A few years ago, we saw a big push for software as a service (SaaS).  Why built big clunky pieces of software that required installs and updates when you could sign folks up with just a browser and a registration, and push updates on the fly... makes a lot of sense, right?

Well, now I'm thinking that the browser isn't really the right place for a lot of these apps.  I think the tipping point for me was yesterday when I tried to run Zimbra, Gmail, Facebook, MySpace, Google Docs, Typepad, and Newsgator all out of the same browser window in tabs.  Firefox and it's lovely memory leak ballooned to 800MB of memory usage and my computer started spitting up Mentos and Coke.  Ok, so not really, but it definitely slowed to a crawl.

Today, I'm back in Outlook, patched into our Zimbra server in a desktop e-mail client. 

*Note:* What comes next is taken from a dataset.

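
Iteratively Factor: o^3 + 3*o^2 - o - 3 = (o + 3)*(o^2 - 1) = (o - 1)*(o + 3)*(o + 1)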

Browsers were historically meant to show text and graphics in a one way broadcast, and now we're asking them to run some pretty resource intensive apps.   I don't know if Apollo is the answer, but it seems pretty clear to me that we're going to see some apps bust back out of the browser and onto the desktop while retaining some connection to the web. 

Desktop apps are better for uploading, which is key in a two-way, interactive web and notifications as well.  (That's why I was never a fan of MeeboMe....   didn't want to have to sit in the browser window the whole day to see IMs.)

So are desktop widgets the answer or does someone need to build a better browser for running apps?  And when does this start to happen?